Heubischer Kerwa Gute Laune an der Steinach

Von

Eine fesche Kirmesgesellschaft, gute Laune, gute Musik, Geselligkeit und wie immer ein Gewitter: Das sind die Zutaten der Heubischer Kerwa.

Traditionell findet die Heubischer Kerwa am letzten Juliwochenende statt. Für die 430 Heubischer (215 männliche und 215 weibliche) das Sommerereignis, an dem man Verwandte und Freunde einlädt, bewirtet, gesellig ist. Wer länger nicht in Heubisch war, dem fiel auf, dass der Schandfleck, die verfallene Scheune an der Einmündung nach Gefell endlich verschwunden ist.

Feuerwehr und Sportverein

Das Festplatzgeschehen am Sportplatz haben wie immer die Feuerwehr und der Sportverein Blau-Weiß gemeinsam organisiert. Aus steuerlichen Gründen haben sie für die Ausrichtung der Kerwa sogar ein Gesellschaft des bürgerlichen Rechts gegründet.

Der Auftakt am Freitag begann mit der Abholung der Planmädchen durch ihre Burschen. Seit 2015 besteht die Kerwagesellschaft mit einem festen Stamm und einer wechselnden Besetzung. Die 15 jungen Männer und Frauen kommen nicht nur aus Heubisch, sondern auch aus Oerlsdorf und sogar Schalkau. Das jüngste Mitglied zählt 18 Jahre, das Älteste 32. Christian Holland und Toni Büchner schwenkten die Heubischer Fahne recht kunstvoll zu den Klängen der Musik von den Werratalern Musikanten.

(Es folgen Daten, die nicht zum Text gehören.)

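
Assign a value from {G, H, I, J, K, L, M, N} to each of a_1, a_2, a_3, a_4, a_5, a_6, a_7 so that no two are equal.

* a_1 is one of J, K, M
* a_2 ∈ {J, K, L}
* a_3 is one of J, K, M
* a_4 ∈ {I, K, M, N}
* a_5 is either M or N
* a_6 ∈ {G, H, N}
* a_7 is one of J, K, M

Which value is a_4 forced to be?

a_1, a_3, a_7 share exactly the 3 values {J, K, M}; by pigeonhole those values go to them, so strike J, K, M from a_2, a_4, a_5.
a_2 has just one choice, so a_2 = L.
a_5 has just one choice, so a_5 = N. Remove N from a_4, a_6.
So a_4 = I.

I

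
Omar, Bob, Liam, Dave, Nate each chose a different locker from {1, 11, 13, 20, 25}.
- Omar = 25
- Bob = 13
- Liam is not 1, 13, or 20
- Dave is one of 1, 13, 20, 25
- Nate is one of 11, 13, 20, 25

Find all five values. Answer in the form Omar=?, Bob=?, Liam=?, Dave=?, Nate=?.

Omar must be 25 (only option left). Strike 25 from Liam, Dave, Nate.
Bob must be 13 (only option left). Remove 13 from Dave, Nate.
That leaves Liam = 11. Eliminate 11 elsewhere: Nate.
Nate has just one choice, so Nate = 20. Remove 20 from Dave.
That leaves Dave = 1.

Omar=25, Bob=13, Liam=11, Dave=1, Nate=20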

Premiere mit den Werratalern

Die Ständlers, eine kleine Formation der Werrataler unter Leitung von Steffen Bodtke, waren erstmals in Heubisch und hatten mitreißende Musikstücke zum Mitsingen und Mitschunkeln im Gepäck, sogar die Olsenbande war vertreten. Herzlich begrüßte sie Bürgermeister Andreas Meusel an der Steinach hellem Strande. Die Idee kam nicht von ungefähr, denn ein Teil des Festzelts war mit Cocktailbar zum Heubeach verwandelt worden.

Gemeinsam mit ihren Gästen, den die Boffelder Socken und der Wiehder Kirmesgesellschaft, zogen die Planmädchen und Burschen durch das Dorf zum Festplatz. „Die Kerwa is kumma, die Kerwa is hier. Wa hot Kerwa, mir ham Kerwa…“, tönten laut die Rufe und bei der Ankunft am Zelt waren manche schon heiser. Schnell füllte sich das Zelt. Ein Gewitterregen trieb die Leute hinein, der zur Heubischer Kerwa einfach dazu gehört. Vor 17 Jahren gab es solch einen gewaltigen Sturm, dass die Feuerwehr mit den Gästen das Zelt festhalten musste.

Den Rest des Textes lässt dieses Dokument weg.